2/18/23
Newsletter #251
The Crack of Dawn
Writing is by far the most difficult aspect of filmmaking. There’s an old adage from theater that completely applies to movies: if it ain’t on the page, it ain’t on the stage. You can have all the money in the world, the best cast, and the most talented crew, but if your script’s no good your film won’t be any good, either. As the great sage, Bruce Campbell, once said, “If you have script problems, don’t fix them, and shoot anyway; your script problems are now forty feet tall.”
What’s fascinating to me is that most folks running around calling themselves writers these days, particularly screenwriters, don’t even know what a story is. A story is a three part construct: something causes something else. In other words, all stories are examples of “cause and effect.” If something does not cause something else, you’re not telling a story.
If you don’t know your ending when you start writing, you haven’t got a clue why you’re writing anything. In a good story, everything is leading to the ending. If you don’t know your ending, but still sit down everyday and add a page to your script or book in the belief that you’re actually writing a script or book, you’re doomed. Author John Irving (The World According to Garp) writes the last chapter first, then starts at the beginning and leads everything to that chapter. And when this is done properly, it’s incredibly satisfying. If it’s not done properly, at the end of act one, about thirty minutes into a movie, your butt starts to hurt. Harry Cohn, head of Columbia Pictures, put it this way, “If the picture’s any good, I know it in my tuchus. If my tuchus starts to burn, it’s a bad movie.”

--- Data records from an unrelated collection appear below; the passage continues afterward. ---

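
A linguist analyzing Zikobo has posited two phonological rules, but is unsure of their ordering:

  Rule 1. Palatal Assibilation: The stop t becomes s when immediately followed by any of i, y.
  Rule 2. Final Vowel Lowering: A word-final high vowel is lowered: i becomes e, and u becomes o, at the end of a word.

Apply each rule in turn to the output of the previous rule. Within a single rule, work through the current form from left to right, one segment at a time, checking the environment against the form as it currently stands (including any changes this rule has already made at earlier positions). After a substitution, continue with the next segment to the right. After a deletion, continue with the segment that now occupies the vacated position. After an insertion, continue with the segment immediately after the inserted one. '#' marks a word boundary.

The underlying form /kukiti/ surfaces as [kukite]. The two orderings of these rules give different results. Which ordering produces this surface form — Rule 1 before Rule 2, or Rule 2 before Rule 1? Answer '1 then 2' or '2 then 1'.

2 then 1

Order 1 then 2:
  1 Palatal Assibilation: [kukiti] → [kukisi]
  2 Final Vowel Lowering: [kukisi] → [kukise]
  result: [kukise]
Order 2 then 1:
  2 Final Vowel Lowering: [kukiti] → [kukite]
  1 Palatal Assibilation: no change — [kukite]
  result: [kukite]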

OK. Here’s the problem. Many folks who want to be in the arts – as opposed to every other thing you could possibly do – are searching for their “freedom.” Art somehow equals freedom. If I have escaped the confines and prison of business, and taken the giant plunge in “Art,” I can now be as free as a bird in flight, sailing effortlessly on a warm summer breeze. Wait, there I am, seated at an easel on the shore of the Mediterranean, a warm breeze in my face, painting an abstract blue sea, with little swaths of black for the birds. Weee . . . Art is fun. Better than work.
Except that art, good art, is entirely based on limitation, which is the opposite of freedom. And the more limitations an artist can impose on themselves, the greater the possibility of creating something good, let alone great. Minimally, one should at least try to be somewhat unique. I don’t know much, but I’m pretty sure that if everybody is doing it, it’s not a good idea.
Let’s use music as an example. The process begins with: I want to create music. That’s terrific: what kind of music? Jazz, rock, country-western, polka, you choose. But the second you do, you’ve restricted yourself from all the others. If you choose “pop song,” you’re not writing a symphony or an opera, or anything else but a pop song. Now, what key is it in? Whatever you choose, you’ve limited yourself from all the others. Now, what’s it about? I’m in love and I can’t stop singing, or my heart’s broken and I can’t stop crying. Whatever it is, it’s not the other one. If you can limit yourself down to exactly what you mean, that’s the best you can do. If you can go off in any direction you want any time you want, so what? So can everybody.
I’ve found that in writing stories, the greatest limitations you can impose on yourself are not only knowing where the story is going, but having a point. Why did we go here? And the most difficult limitation I’ve confronted is thematically binding all of the characters together with variations of the same issue. Movies can’t do it anymore. The only place I see it is in series TV when suddenly, magically, that specific episode has a theme. A random episode of Sex and the City comes to mind. The theme is “balls,” and it’s primarily about women. Do they have “balls,” and what does that mean anyway? One character is forthright, another is unassuming, and another is confused. Also, Cynthia Nixon’s boyfriend develops testicular cancer. The writers were joyously all over their theme. Why? Because they actually had one.
If you’re a rebel searching for your freedom, don’t become an artist. Art is not about freedom; it’s about creating limitations, and the finer the limitations, the better the art.
A new day dawns.
The Crack of Dawn
I keep wanting to write about Stravinsky, every time I hear him. One of my oldest LPs is Le Sacre du Primtemps, from about 1950, and as thick as LPs ever got. I stole it from my father.
You are so right. One of my favorite quotes from Igor Stravinsky: “The more art is controlled, limited, worked over, the more it is free.” And I don't know if it's apocryphal, but Orson Welles is credited with saying "The enemy of art is the absence of limitations." Between the three of you I should think the idea has merit!